All is a very strong statement. Some types of fish in some areas may have too high levels, but plenty of fish do not. If you are very conserned about heavy metals than you should avoid to excessive consumption of predatory fish such as shark, tuna and swordfish; and not overindulge in shellfish. In general, just eat a variety of types and do not consume excessive amounts. Fish are excellent sources of high-quality protein, low in saturated fat, contain unique combinations of nutrients not found in other foods. I think the vast majority of nutritionists and food safety authorities would recommend moderate consumption of fish.

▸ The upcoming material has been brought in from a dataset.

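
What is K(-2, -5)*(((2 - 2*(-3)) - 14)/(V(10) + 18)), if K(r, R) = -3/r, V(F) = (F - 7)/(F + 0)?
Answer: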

Yes, it is a very strong statement. I myself mainly eat sardines and avoid the fish higher in the food chain, like you suggested. Mercury is no joke, it builds up on your system and there's no way off telling what the consequences will be in the long run.


There have been many studies. One author suggested that the problem was related to the VA interfering with calcium in the bones. If this is the case, then bodybuilders probably would not be immune. They would have a higher risk than bodybuilders who did not take the excessive VA.

I guess.... Still I don't think this is something to worry about for a bodybuilder.

MrWebb78
02-15-2003, 02:52 PM
once again, the whole food is far superior to the supplement. just eat, and save your money, one less supplement youll have to buy

restless
02-15-2003, 03:00 PM
Originally posted by MrWebb78
once again, the whole food is far superior to the supplement. just eat, and save your money, one less supplement youll have to buy

Yes, and since we're all mercury deficient.....

bradley
02-15-2003, 04:09 PM
Originally posted by MrWebb78
once again, the whole food is far superior to the supplement. just eat, and save your money, one less supplement youll have to buy

Although I would usually agree with the above statement, but when it comes to omega-3 fatty acids I find it hard to get adequate amounts from whole foods. A little flax oil and or fish oil is a beneficial supplement IMO.